Es gibt in Baudelaires Dichtung eine Anzahl von wichtigen, auch offenkundigen Tatsachen, die unbeachtet geblieben sind. Zu ihnen gehört die gegensätzliche Ausrichtung der beiden lesbischen Gedichte, die in den »Epaves« aufeinander folgen. »Lesbos« ist eine Hymne auf die lesbische Liebe; »Delphine et Hippolyte« dagegen ist eine von weichem Mitleid immer vibrierende Verdammung dieser Passion.

Que nous veulent les lois du juste et de l’injuste?

Vierges au cœur sublime, honneur de l’archipel,

Votre religion comme une autre est auguste,

Et l’amour se rira de l’Enfer et du Ciel! 1092

So heißt es im ersten dieser Gedichte; im zweiten:

– Descendez, descendez, lamentables victimes,

Descendez le chemin de l’enfer éternel! 1093

Der auffallende Zwiespalt erklärt sich so: wie Baudelaire die lesbische Frau nicht als Problem sah – weder als ein gesellschaftliches noch als eines der Veranlagung – so hatte er, als Prosaiker könnte man sagen, auch keine Stellung zu ihr. Im Bilde der Moderne hatte er für sie Platz; in der Wirklichkeit erkannte er sie nicht wieder. Darum schreibt er unbekümmert: »Wir haben die schriftstellernde Philanthropin gekannt, … die republikanische Dichterin, die Dichterin der Zukunft, sie sei Fourieristin oder Saintsimonistin1094 – niemals haben wir unser Auge … an all dies getragene und abstoßende Gehaben …, diese Imitationen männlichen Geistes gewöhnen können.«1095 Es wäre abwegig anzunehmen, Baudelaire wäre je beigefallen, mit seinem Dichten in der Öffentlichkeit für die lesbische Frau sich einzusetzen. Die Vorschläge, die er seinem Anwalt für das Plädoyer im Prozeß gegen die »Fleurs du mal« machte, beweisen das. Die bürgerliche Ächtung ist für ihn von der heroischen Natur dieser Leidenschaft nicht zu trennen. Das »descendez, descendez, lamentables victimes« ist das letzte Wort, das Baudelaire der lesbischen Frau nachruft. Er gibt sie dem Untergang preis. Sie ist unrettbar, weil die Verworrenheit in Baudelaires Konzeption von ihr unauflöslich ist.
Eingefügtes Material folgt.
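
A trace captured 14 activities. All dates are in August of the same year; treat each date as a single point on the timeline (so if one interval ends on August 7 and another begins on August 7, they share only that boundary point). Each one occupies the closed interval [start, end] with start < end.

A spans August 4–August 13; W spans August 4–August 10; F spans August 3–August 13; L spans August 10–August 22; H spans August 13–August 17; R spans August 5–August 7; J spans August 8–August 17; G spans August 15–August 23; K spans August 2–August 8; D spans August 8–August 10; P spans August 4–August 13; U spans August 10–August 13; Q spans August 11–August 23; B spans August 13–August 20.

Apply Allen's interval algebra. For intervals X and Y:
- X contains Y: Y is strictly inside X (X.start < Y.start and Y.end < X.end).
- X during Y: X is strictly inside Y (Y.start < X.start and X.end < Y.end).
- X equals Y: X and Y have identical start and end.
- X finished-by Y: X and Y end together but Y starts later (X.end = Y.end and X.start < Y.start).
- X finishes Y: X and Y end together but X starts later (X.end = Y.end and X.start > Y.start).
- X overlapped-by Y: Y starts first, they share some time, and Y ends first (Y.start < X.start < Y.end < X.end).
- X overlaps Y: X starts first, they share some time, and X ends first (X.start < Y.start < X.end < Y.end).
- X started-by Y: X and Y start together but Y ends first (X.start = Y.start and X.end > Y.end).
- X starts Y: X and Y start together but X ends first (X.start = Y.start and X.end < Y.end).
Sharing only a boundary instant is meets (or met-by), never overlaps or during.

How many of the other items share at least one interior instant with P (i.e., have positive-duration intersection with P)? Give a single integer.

Target P = [August 4, August 13].
A [August 4, August 13] → equals → counts.
B [August 13, August 20] → met-by → no.
D [August 8, August 10] → during → counts.
F [August 3, August 13] → finished-by → counts.
G [August 15, August 23] → after → no.
H [August 13, August 17] → met-by → no.
J [August 8, August 17] → overlapped-by → counts.
K [August 2, August 8] → overlaps → counts.
L [August 10, August 22] → overlapped-by → counts.
Q [August 11, August 23] → overlapped-by → counts.
R [August 5, August 7] → during → counts.
U [August 10, August 13] → finishes → counts.
W [August 4, August 10] → starts → counts.
Total: 10.

10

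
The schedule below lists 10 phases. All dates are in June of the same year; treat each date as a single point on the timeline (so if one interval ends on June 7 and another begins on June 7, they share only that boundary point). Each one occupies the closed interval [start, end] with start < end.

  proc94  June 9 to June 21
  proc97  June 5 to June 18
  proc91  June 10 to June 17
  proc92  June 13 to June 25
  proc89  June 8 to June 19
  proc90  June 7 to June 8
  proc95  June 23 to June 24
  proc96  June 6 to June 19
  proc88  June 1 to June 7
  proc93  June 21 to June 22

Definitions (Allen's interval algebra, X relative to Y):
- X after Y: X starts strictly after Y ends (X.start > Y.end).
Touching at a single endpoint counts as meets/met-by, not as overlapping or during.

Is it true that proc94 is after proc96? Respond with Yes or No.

No

proc94 = [June 9, June 21], proc96 = [June 6, June 19].
Actual relation of proc94 to proc96: overlapped-by.
Asked whether 'after' holds → No.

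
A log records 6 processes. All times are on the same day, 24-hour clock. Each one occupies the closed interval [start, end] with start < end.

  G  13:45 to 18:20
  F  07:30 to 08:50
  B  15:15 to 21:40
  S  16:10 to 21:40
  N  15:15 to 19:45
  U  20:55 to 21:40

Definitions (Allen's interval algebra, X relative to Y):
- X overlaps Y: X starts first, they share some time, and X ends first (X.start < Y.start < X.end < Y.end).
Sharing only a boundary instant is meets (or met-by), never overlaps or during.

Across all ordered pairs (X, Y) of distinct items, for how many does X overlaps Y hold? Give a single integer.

Checking all 30 ordered pairs for relation 'overlaps'; matching pairs in alphabetical order:
(G, B): G overlaps B ✓
(G, N): G overlaps N ✓
(G, S): G overlaps S ✓
(N, S): N overlaps S ✓
Count: 4.

4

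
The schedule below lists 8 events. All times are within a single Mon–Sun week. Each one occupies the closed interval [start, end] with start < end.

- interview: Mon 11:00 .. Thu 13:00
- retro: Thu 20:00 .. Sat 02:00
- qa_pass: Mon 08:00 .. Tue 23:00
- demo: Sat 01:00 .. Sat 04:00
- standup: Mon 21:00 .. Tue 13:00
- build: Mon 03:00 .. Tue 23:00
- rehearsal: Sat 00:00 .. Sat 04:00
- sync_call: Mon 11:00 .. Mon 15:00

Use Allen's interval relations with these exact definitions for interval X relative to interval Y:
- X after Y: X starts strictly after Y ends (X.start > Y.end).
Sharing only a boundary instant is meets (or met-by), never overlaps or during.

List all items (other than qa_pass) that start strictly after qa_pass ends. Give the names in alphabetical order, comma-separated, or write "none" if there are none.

Target qa_pass = [Mon 08:00, Tue 23:00].
build [Mon 03:00, Tue 23:00] → finished-by → no.
demo [Sat 01:00, Sat 04:00] → after → yes.
interview [Mon 11:00, Thu 13:00] → overlapped-by → no.
rehearsal [Sat 00:00, Sat 04:00] → after → yes.
retro [Thu 20:00, Sat 02:00] → after → yes.
standup [Mon 21:00, Tue 13:00] → during → no.
sync_call [Mon 11:00, Mon 15:00] → during → no.
Result: demo, rehearsal, retro.

demo, rehearsal, retro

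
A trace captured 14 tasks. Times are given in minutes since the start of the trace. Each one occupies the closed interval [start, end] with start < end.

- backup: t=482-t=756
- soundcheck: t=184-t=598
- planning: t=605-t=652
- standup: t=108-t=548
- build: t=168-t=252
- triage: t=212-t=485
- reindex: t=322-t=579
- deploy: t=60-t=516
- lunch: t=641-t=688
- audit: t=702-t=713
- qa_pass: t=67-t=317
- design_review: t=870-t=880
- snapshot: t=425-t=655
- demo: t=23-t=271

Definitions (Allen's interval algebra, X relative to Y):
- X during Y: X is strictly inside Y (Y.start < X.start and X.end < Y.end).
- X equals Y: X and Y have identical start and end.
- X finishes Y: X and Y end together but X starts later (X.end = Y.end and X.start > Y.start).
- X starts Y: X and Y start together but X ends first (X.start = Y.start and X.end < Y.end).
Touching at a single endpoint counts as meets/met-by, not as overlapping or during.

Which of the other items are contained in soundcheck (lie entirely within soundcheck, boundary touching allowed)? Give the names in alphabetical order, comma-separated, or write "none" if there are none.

Target soundcheck = [t=184, t=598].
audit [t=702, t=713] → after → no.
backup [t=482, t=756] → overlapped-by → no.
build [t=168, t=252] → overlaps → no.
demo [t=23, t=271] → overlaps → no.
deploy [t=60, t=516] → overlaps → no.
design_review [t=870, t=880] → after → no.
lunch [t=641, t=688] → after → no.
planning [t=605, t=652] → after → no.
qa_pass [t=67, t=317] → overlaps → no.
reindex [t=322, t=579] → during → yes.
snapshot [t=425, t=655] → overlapped-by → no.
standup [t=108, t=548] → overlaps → no.
triage [t=212, t=485] → during → yes.
Result: reindex, triage.

reindex, triage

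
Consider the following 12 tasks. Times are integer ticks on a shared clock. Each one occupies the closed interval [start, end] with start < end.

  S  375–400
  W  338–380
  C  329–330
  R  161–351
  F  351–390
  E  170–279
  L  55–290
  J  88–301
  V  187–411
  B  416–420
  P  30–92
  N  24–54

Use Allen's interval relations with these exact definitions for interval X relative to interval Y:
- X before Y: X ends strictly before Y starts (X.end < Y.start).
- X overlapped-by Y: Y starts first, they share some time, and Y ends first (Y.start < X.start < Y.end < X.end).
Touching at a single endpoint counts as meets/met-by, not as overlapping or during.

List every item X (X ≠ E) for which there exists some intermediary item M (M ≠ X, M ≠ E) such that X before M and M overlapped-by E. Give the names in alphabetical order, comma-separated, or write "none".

N, P

Target E = [170, 279].
Intermediaries M with M overlapped-by E: V.
Via V — items with X before V: N, P.
Union: N, P.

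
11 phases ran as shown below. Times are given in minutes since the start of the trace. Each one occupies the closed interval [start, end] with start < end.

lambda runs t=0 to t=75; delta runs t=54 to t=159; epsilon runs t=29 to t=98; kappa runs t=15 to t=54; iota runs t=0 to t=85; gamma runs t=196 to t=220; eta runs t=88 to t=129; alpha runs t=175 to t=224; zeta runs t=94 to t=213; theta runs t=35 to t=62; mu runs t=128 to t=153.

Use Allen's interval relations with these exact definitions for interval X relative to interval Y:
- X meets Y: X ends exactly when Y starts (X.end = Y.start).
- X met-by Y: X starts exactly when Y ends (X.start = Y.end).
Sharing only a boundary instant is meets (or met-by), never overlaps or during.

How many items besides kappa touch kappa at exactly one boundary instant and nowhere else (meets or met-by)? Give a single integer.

Target kappa = [t=15, t=54].
alpha [t=175, t=224] → after → no.
delta [t=54, t=159] → met-by → counts.
epsilon [t=29, t=98] → overlapped-by → no.
eta [t=88, t=129] → after → no.
gamma [t=196, t=220] → after → no.
iota [t=0, t=85] → contains → no.
lambda [t=0, t=75] → contains → no.
mu [t=128, t=153] → after → no.
theta [t=35, t=62] → overlapped-by → no.
zeta [t=94, t=213] → after → no.
Total: 1.

1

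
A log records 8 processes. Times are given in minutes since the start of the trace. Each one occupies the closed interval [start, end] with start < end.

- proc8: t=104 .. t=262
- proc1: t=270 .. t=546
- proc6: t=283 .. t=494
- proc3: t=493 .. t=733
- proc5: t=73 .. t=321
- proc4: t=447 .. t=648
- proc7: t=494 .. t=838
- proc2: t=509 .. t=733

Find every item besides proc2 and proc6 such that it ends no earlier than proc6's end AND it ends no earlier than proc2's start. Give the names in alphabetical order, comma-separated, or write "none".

Conditions: its end is no earlier than proc6's end (X.end >= t=494) AND its end is no earlier than proc2's start (X.end >= t=509).
proc1: end t=546 >= t=494? ✓; end t=546 >= t=509? ✓ → yes.
proc3: end t=733 >= t=494? ✓; end t=733 >= t=509? ✓ → yes.
proc4: end t=648 >= t=494? ✓; end t=648 >= t=509? ✓ → yes.
proc5: end t=321 >= t=494? ✗; end t=321 >= t=509? ✗ → no.
proc7: end t=838 >= t=494? ✓; end t=838 >= t=509? ✓ → yes.
proc8: end t=262 >= t=494? ✗; end t=262 >= t=509? ✗ → no.
Result: proc1, proc3, proc4, proc7.

proc1, proc3, proc4, proc7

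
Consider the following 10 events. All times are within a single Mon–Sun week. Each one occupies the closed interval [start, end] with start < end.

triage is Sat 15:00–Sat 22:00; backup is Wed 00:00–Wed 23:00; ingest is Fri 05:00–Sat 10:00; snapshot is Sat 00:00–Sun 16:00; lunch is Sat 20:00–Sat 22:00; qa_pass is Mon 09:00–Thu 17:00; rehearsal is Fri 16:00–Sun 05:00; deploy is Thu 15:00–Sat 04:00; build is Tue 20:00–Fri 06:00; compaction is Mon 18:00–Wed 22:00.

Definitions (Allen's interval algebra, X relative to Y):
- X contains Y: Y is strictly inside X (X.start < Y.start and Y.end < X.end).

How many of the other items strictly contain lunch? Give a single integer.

Target lunch = [Sat 20:00, Sat 22:00].
backup [Wed 00:00, Wed 23:00] → before → no.
build [Tue 20:00, Fri 06:00] → before → no.
compaction [Mon 18:00, Wed 22:00] → before → no.
deploy [Thu 15:00, Sat 04:00] → before → no.
ingest [Fri 05:00, Sat 10:00] → before → no.
qa_pass [Mon 09:00, Thu 17:00] → before → no.
rehearsal [Fri 16:00, Sun 05:00] → contains → counts.
snapshot [Sat 00:00, Sun 16:00] → contains → counts.
triage [Sat 15:00, Sat 22:00] → finished-by → no.
Total: 2.

2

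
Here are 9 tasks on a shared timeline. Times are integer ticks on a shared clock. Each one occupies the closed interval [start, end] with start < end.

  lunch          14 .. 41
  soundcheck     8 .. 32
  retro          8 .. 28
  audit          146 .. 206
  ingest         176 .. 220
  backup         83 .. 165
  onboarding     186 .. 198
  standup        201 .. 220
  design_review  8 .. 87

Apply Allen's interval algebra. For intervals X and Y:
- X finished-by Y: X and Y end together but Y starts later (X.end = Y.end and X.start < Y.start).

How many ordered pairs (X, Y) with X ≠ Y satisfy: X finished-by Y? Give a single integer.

Checking all 72 ordered pairs for relation 'finished-by'; matching pairs in alphabetical order:
(ingest, standup): ingest finished-by standup ✓
Count: 1.

1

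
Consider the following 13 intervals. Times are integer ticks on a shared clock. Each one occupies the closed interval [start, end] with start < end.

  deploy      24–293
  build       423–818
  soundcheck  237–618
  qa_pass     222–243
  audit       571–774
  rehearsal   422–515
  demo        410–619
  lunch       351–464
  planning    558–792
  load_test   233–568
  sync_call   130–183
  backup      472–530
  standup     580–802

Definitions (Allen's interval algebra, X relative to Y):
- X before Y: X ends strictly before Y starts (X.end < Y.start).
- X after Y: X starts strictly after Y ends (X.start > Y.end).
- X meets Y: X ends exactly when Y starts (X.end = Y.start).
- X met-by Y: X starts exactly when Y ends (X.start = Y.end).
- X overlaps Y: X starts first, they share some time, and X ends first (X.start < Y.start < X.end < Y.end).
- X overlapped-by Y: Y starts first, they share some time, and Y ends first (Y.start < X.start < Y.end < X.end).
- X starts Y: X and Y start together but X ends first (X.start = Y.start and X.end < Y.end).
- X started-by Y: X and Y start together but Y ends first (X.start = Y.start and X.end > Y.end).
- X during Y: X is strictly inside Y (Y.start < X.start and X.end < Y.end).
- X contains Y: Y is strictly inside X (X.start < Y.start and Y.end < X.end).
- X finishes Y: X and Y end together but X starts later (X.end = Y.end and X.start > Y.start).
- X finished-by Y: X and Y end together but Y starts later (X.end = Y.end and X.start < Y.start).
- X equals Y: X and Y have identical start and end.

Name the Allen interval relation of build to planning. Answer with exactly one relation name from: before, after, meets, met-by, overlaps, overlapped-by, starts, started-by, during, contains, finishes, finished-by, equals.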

Das neunzehnte Jahrhundert begann die Frau im Produktionsprozeß rückhaltlos außerhalb des Hauswesens zu verwerten. Es tat das vorwiegend auf primitive Art; es stellte sie in Fabriken ein. Männliche Züge mußten damit im Laufe der Zeit an ihr in Erscheinung treten. Da Fabrikarbeit sie bedingte, offenbar vor allem entstellende. Höhere Formen der Produktion, auch der politische Kampf als solcher konnten männliche Züge in einer edleren Form begünstigen. Vielleicht kann die Bewegung der Vésuviennes in einem solchen Sinne verstanden werden. Sie stellte der Februarrevolution ein Corps, das sich aus Frauen zusammensetzte. »Vésuviennes«, so heißt es in den Statuten, »nennen wir uns, um damit auszusagen, daß in jeder Frau, die uns angehört, ein revolutionärer Vulkan am Werke ist.«1096 In solcher Veränderung des weiblichen Habitus kamen Tendenzen zur Geltung, die Baudelaires Phantasie beschäftigen konnten. Es wäre nicht erstaunlich, wenn seine tiefe Idiosynkrasie gegen die Schwangerschaft mit im Spiele gewesen wäre1097. Die Vermännlichung der Frau sprach zu ihr. Baudelaire bejahte also den Vorgang. Gleichzeitig aber kam es ihm darauf an, ihn aus der ökonomischen Botmäßigkeit zu lösen. So gelangte er dazu, dieser Entwicklungsrichtung einen rein sexuellen Akzent zu geben. Was er George Sand nicht verzeihen konnte, war vielleicht, die Züge einer lesbischen Frau durch ihr Abenteuer mit Musset entweiht zu haben.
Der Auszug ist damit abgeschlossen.